Not when the baby growing inside of her will be a beautifully painful reminder of what was so nearly hers. If only she could speak to Antoine.

“It’s a clean break, Alice. A chance to start again. To forget the past and look forward to a successful future with none of the nonsense that you have allowed to distract you here. You owe me that much.”

“I’m sorry, I just can’t . . .”

“And who knows, perhaps this won’t be the only baby.” His eyes flicker toward her, trying to gauge if the lie he told her once will work again now, only this time the suggestion is repulsive and unthinkable, a mark of his desperation to convince her. Does he really believe her to be that malleable?

Alice simply shakes her head and watches as Albert’s expression shifts to pity and confusion.

“He’s not coming, Alice, if that’s what you’re waiting for. You must know that. Are you really prepared to throw everything away for someone who was so easily dissuaded? And did you really think I would be beaten?” His raises his eyebrows, mocking her; then his eyes brighten, as if another idea has landed.

“You know, there is something else I want to share with you.” He sits back slowly in his chair, attempting to create a sense of anticipation. “I think you have probably worked out by now that my father never died of tuberculosis, as I had you all believe. My sister all but confirmed it for you on our wedding day.”

She studies his face, looking for any clue of what is to come.

“Why are you telling me this now?”

“Because it’s your last chance to understand what you are up against. He committed suicide when I was fourteen.”

“What? But why did you . . . ?” She shakes her head, at a loss to understand what could have prompted such a rewriting of history.

“A string of bad investments, mounting debts that he knew he’d never clear.” Albert’s voice is purely factual; he could be reading the day’s weather report in the newspaper. “We were left with practically nothing. It was the day I determined I would never be defined by my father’s incompetence. My only lifeline was an uncle who, with no sons of his own to promote, financed my education and, when the time came, made some introductions in London. But that was it. The rest was up to me. I had to take control of my own success.”

“What happened to your mother? How did she cope without any help?” Alice recalls the many tears Albert’s mother shed on their wedding day, the obvious relief that her only son had achieved happiness, despite everything.

“I looked after her. I still do. Without my support, I dread to think where she or my sister might be.”

Alice absorbs the facts. She can’t help but be warmed by Albert’s sustained generosity, but why the deceit? Why invent another persona when the real one was so much more human?

“I think I would have understood. You didn’t need to reinvent yourself for my benefit. Why bother?”

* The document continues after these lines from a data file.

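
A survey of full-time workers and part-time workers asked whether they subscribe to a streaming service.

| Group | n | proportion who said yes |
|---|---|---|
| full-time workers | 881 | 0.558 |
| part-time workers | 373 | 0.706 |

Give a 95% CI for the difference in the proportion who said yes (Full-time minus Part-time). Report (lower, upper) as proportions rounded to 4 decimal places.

(-0.2047, -0.0913)

SE₁ = √(p̂₁(1−p̂₁)/n₁) = √(0.5580·0.4420/881) = 0.01673; SE₂ = √(0.7060·0.2940/373) = 0.02359.
Independent samples: SE of the difference = √(SE₁² + SE₂²) = √(0.0002798929 + 0.0005564881) = 0.02892.
z* for 95% confidence is 1.960, so the margin of error is 1.960 × 0.02892 = 0.05668.
Point estimate p̂₁ − p̂₂ = 0.5580 − 0.7060 = -0.1480.
-0.1480 ± 0.05668 → (-0.2047, -0.0913).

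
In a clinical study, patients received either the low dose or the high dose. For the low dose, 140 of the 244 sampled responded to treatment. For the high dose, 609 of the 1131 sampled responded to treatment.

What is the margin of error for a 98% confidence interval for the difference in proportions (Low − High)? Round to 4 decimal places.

0.0813

p̂₁ = 140/244 = 0.5738 and p̂₂ = 609/1131 = 0.5385.
SE₁ = √(p̂₁(1−p̂₁)/n₁) = √(0.5738·0.4262/244) = 0.03166; SE₂ = √(0.5385·0.4615/1131) = 0.01482.
Independent samples: SE of the difference = √(SE₁² + SE₂²) = √(0.0010023556 + 0.0002196324) = 0.03496.
z* for 98% confidence is 2.326, so the margin of error is 2.326 × 0.03496 = 0.08132.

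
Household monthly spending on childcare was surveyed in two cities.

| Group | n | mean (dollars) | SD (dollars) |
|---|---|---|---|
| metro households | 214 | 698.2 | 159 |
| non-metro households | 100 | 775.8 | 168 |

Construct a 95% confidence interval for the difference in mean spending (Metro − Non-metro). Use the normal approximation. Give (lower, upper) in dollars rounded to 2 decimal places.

(-116.82, -38.38)

Per-group SEs: s₁/√n₁ = 159/√214 = 10.8690, s₂/√n₂ = 168/√100 = 16.8000.
Unpooled SE of the difference: √(118.135161 + 282.24) = 20.0094.
Margin of error = z* · SE = 1.960 × 20.0094 = 39.2184.
x̄₁ − x̄₂ = 698.2 − 775.8 = -77.6000.
CI: -77.6000 ± 39.2184 = (-116.82, -38.38).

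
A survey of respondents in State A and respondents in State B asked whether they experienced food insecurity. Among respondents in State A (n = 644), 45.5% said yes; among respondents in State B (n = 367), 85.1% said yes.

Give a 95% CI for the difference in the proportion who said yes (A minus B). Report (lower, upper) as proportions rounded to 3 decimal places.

(-0.449, -0.343)

SE₁ = √(p̂₁(1−p̂₁)/n₁) = √(0.4550·0.5450/644) = 0.01962; SE₂ = √(0.8510·0.1490/367) = 0.01859.
Independent samples: SE of the difference = √(SE₁² + SE₂²) = √(0.0003849444 + 0.0003455881) = 0.02703.
z* for 95% confidence is 1.960, so the margin of error is 1.960 × 0.02703 = 0.05298.
Point estimate p̂₁ − p̂₂ = 0.4550 − 0.8510 = -0.3960.
-0.3960 ± 0.05298 → (-0.449, -0.343).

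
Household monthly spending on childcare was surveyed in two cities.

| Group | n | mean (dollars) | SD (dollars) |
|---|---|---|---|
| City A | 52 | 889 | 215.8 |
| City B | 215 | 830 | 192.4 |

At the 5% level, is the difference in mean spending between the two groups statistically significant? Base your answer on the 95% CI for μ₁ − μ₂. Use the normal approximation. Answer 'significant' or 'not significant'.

not significant

Standard errors of each mean: 215.8/√52 = 29.9261 and 192.4/√215 = 13.1216.
SE(x̄₁ − x̄₂) = √(29.9261² + 13.1216²) = 32.6764 for independent samples with unequal variances.
With z* = 1.960, the margin is 1.960 × 32.6764 = 64.0457.
x̄₁ − x̄₂ = 889 − 830 = 59.0000; the interval is 59.0000 ± 64.0457 = (-5.0457, 123.0457).
The interval (-5.0457, 123.0457) contains 0, so the difference is not significant.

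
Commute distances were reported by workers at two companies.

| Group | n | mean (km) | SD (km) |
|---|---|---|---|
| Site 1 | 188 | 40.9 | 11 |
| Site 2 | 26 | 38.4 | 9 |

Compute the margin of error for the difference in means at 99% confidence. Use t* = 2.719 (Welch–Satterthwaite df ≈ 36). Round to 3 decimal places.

5.272

Per-group SEs: s₁/√n₁ = 11/√188 = 0.8023, s₂/√n₂ = 9/√26 = 1.7650.
Unpooled SE of the difference: √(0.64368529 + 3.115225) = 1.9388.
Margin of error = t* · SE = 2.719 × 1.9388 = 5.2716.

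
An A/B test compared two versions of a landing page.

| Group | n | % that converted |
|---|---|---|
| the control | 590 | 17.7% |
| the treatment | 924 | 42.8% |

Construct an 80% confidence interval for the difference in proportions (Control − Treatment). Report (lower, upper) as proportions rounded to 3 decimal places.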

“I suppose it’s easy to pretend that now, but of course, I did have to. For you, your parents, for every job interview, dinner party, and card game I ever sat through. I didn’t want the associated failure to permanently attach itself to me. The point is, Alice, I wasn’t about to be beaten by something that was in no way my fault.”

The scale of his calculation is chilling. How many versions of this one man might exist in the world? Alice wonders. Does his own mother believe him to be happily married? Does his lover believe him to be rooted in Paris for the long term?